Climate change is not only a serious threat to the planet and to people; it is also threatening the global economy. Due to its serious impact on the environment and people, climate change is one of the biggest threats to economic stability. Heatwaves make us less able to work and reduce productivity. Hurricanes, cyclones and typhoons devastate millions of people, leaving them in absolute poverty after ruthlessly sweeping away their communities. Droughts shrink harvests, further complicating the arduous task of feeding the world population, which is expected to reach 10 billion by 2050. If measures are not taken immediately, climate change could push millions more people into poverty.

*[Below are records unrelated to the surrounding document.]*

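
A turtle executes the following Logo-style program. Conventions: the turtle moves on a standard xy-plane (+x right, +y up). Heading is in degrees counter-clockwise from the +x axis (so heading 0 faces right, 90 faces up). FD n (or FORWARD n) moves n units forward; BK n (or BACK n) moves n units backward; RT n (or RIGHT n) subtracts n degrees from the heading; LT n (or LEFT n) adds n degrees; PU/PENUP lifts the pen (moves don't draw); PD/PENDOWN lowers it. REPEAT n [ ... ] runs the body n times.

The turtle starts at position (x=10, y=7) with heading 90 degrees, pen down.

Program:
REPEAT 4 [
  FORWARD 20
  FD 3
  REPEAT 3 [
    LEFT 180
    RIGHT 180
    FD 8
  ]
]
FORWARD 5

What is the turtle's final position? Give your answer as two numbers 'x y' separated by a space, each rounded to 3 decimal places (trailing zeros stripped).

Answer: 10 200

Derivation:
Executing turtle program step by step:
Start: pos=(10,7), heading=90, pen down
REPEAT 4 [
  -- iteration 1/4 --
  FD 20: (10,7) -> (10,27) [heading=90, draw]
  FD 3: (10,27) -> (10,30) [heading=90, draw]
  REPEAT 3 [
    -- iteration 1/3 --
    LT 180: heading 90 -> 270
    RT 180: heading 270 -> 90
    FD 8: (10,30) -> (10,38) [heading=90, draw]
    -- iteration 2/3 --
    LT 180: heading 90 -> 270
    RT 180: heading 270 -> 90
    FD 8: (10,38) -> (10,46) [heading=90, draw]
    -- iteration 3/3 --
    LT 180: heading 90 -> 270
    RT 180: heading 270 -> 90
    FD 8: (10,46) -> (10,54) [heading=90, draw]
  ]
  -- iteration 2/4 --
  FD 20: (10,54) -> (10,74) [heading=90, draw]
  FD 3: (10,74) -> (10,77) [heading=90, draw]
  REPEAT 3 [
    -- iteration 1/3 --
    LT 180: heading 90 -> 270
    RT 180: heading 270 -> 90
    FD 8: (10,77) -> (10,85) [heading=90, draw]
    -- iteration 2/3 --
    LT 180: heading 90 -> 270
    RT 180: heading 270 -> 90
    FD 8: (10,85) -> (10,93) [heading=90, draw]
    -- iteration 3/3 --
    LT 180: heading 90 -> 270
    RT 180: heading 270 -> 90
    FD 8: (10,93) -> (10,101) [heading=90, draw]
  ]
  -- iteration 3/4 --
  FD 20: (10,101) -> (10,121) [heading=90, draw]
  FD 3: (10,121) -> (10,124) [heading=90, draw]
  REPEAT 3 [
    -- iteration 1/3 --
    LT 180: heading 90 -> 270
    RT 180: heading 270 -> 90
    FD 8: (10,124) -> (10,132) [heading=90, draw]
    -- iteration 2/3 --
    LT 180: heading 90 -> 270
    RT 180: heading 270 -> 90
    FD 8: (10,132) -> (10,140) [heading=90, draw]
    -- iteration 3/3 --
    LT 180: heading 90 -> 270
    RT 180: heading 270 -> 90
    FD 8: (10,140) -> (10,148) [heading=90, draw]
  ]
  -- iteration 4/4 --
  FD 20: (10,148) -> (10,168) [heading=90, draw]
  FD 3: (10,168) -> (10,171) [heading=90, draw]
  REPEAT 3 [
    -- iteration 1/3 --
    LT 180: heading 90 -> 270
    RT 180: heading 270 -> 90
    FD 8: (10,171) -> (10,179) [heading=90, draw]
    -- iteration 2/3 --
    LT 180: heading 90 -> 270
    RT 180: heading 270 -> 90
    FD 8: (10,179) -> (10,187) [heading=90, draw]
    -- iteration 3/3 --
    LT 180: heading 90 -> 270
    RT 180: heading 270 -> 90
    FD 8: (10,187) -> (10,195) [heading=90, draw]
  ]
]
FD 5: (10,195) -> (10,200) [heading=90, draw]
Final: pos=(10,200), heading=90, 21 segment(s) drawn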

To devise strategies to tackle the climate change, United Nations Climate Change Conference was held at Madrid from 2 to 13 December.  Speaking on the occasion United Nations Secretary-General Antonio Guterres urged countries and companies to tackle climate change, saying failure to do so would mean economic disaster. Fears that measures to cut greenhouse gas emissions would decimate existing industries ignored the opportunities arising from the green economy. For too long, vested interests have peddled the false story that economic growth and tackling climate change are incompatible. In fact, failing to tackle global heating is a sure-fire recipe for economic disaster.

Shifting to a low-carbon economy could create 65 million new jobs worldwide by 2030 and boost growth by $26 trillion dollars. Advisor to Prime Minister on Climate Change Malik Amin Aslam represented Pakistan at the conference and highlighted Pakistan’s stance and measures to tackle climate change. Pakistan faces a climate challenge which is not only unique but equally inescapable. Pakistan contribute less than one percent of the total planet-warming carbon emissions, yet every year the country keeps on climbing up the ladder of climate vulnerability.